As the reviewing court, we presume that the trial court properly exercised its discretion and will not reverse unless there is a clear abuse of discretion. Bell v. Bell, 513 S.W.2d 20, 22 (Tex. 1974). The trial court's property division does not have to be equal. Id. However, there must be some reasonable basis for decreeing an unequal division of the property. Cooper v. Cooper, 513 S.W.2d 229, 233 (Tex. Civ. App.--Houston [1st Dist.] 1974, no writ). Factors to be considered in determining a fair and just division include the disparity of the earning power of the parties, as well as their business opportunities, capacities and abilities; the physical condition of the parties; probable future need for support; educational background; fault in breaking up the marriage; and the benefits the innocent spouse would have received from a continuation of the marriage.

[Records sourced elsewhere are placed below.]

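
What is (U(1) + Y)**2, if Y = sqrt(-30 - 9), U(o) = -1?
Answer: (1 - I*sqrt(39))**2 ≈ -38.0 - 12.49*I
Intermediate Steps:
Y = I*sqrt(39) (Y = sqrt(-39) = I*sqrt(39) ≈ 6.245*I)
(U(1) + Y)**2 = (-1 + I*sqrt(39))**2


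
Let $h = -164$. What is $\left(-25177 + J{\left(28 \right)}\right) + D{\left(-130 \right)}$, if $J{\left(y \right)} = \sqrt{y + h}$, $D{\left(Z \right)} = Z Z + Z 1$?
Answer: $-8407 + 2 i \sqrt{34} \approx -8407.0 + 11.662 i$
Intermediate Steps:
$D{\left(Z \right)} = Z + Z^{2}$ ($D{\left(Z \right)} = Z^{2} + Z = Z + Z^{2}$)
$J{\left(y \right)} = \sqrt{-164 + y}$ ($J{\left(y \right)} = \sqrt{y - 164} = \sqrt{-164 + y}$)
$\left(-25177 + J{\left(28 \right)}\right) + D{\left(-130 \right)} = \left(-25177 + \sqrt{-164 + 28}\right) - 130 \left(1 - 130\right) = \left(-25177 + \sqrt{-136}\right) - -16770 = \left(-25177 + 2 i \sqrt{34}\right) + 16770 = -8407 + 2 i \sqrt{34}$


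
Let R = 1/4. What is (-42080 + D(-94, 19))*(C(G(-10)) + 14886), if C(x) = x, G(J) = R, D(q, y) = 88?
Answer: -625103410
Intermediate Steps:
R = 1/4 ≈ 0.25000
G(J) = 1/4
(-42080 + D(-94, 19))*(C(G(-10)) + 14886) = (-42080 + 88)*(1/4 + 14886) = -41992*59545/4 = -625103410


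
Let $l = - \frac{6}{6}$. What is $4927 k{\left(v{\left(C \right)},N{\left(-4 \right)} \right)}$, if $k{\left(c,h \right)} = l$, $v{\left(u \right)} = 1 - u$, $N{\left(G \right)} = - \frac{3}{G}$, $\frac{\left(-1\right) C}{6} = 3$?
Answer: $-4927$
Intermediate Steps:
$C = -18$ ($C = \left(-6\right) 3 = -18$)
$l = -1$ ($l = \left(-6\right) \frac{1}{6} = -1$)
$k{\left(c,h \right)} = -1$
$4927 k{\left(v{\left(C \right)},N{\left(-4 \right)} \right)} = 4927 \left(-1\right) = -4927$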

The trial court must evaluate these and other matters in determining a just and fair division of the property. Id. at 233-34.

Joyce testified that Jim has not worked in the last five to seven years, and that he had no income in 1990. Joyce testified that she works caring for elderly people, but did not state her income. Jim testified that his reported income for 1990 was approximately eight hundred dollars, derived from interest earned on a bank account. Jim further testified that before Joyce acquired the Newman Tracts, he owned a wholesale manufacturing company for about twelve years. The business required him to drive around the state, which he did until he suffered a heart attack. After his heart attack, Jim had to get off the road and sold the business. Jim also testified that he is blind in his right eye, that his left eye is deteriorating fast and that "I got about two more years to have my sight." Jim testified that he plans to earn income from his computer genealogy business. However, he had not derived any income from the business in 1990 or at the time of trial. Neither party alleged any fault as a basis for seeking divorce. On this record, we cannot say that there is no reasonable basis for the trial court's disproportionate property division or that the property division is manifestly unfair and unjust so as to constitute an abuse of discretion. Appellant's third point of error is overruled.



The trial court's judgment is affirmed.



[Before Justices Powers, Aboussie and B. A. Smith; Justice Aboussie Not Participating]

Affirmed

Filed: December 9, 1992

[Do Not Publish]

1. 1 None were properly requested. Joyce filed two untimely requests for findings of fact and conclusions of law. She filed her first request for findings of fact and conclusions of law on August 30, 1991, twenty-one days after the trial court signed its judgment. She filed her second request for findings of fact and conclusions of law on October 23, 1991, fifty-four days after she filed her initial request. See Tex. R. Civ. P. 296, 297.

2.   The record does not show the amount of the cash consideration paid from Joyce's separate estate.

3.   The note and deed of trust lien are not a part of the record.

4. 4  Neither party complains that the trial court erred in confirming the Sabo note as Joyce's separate property. Joyce only disputes that the trial court erred by not characterizing the CD and IRA as her separate property. Accordingly, we offer no opinion on the trial court's characterization of the Sabo note as Joyce's separate property.

5. 5 Neither party complains of the trial court's disposition of assets derived from the sale of the only other Newman tract, Tract-II.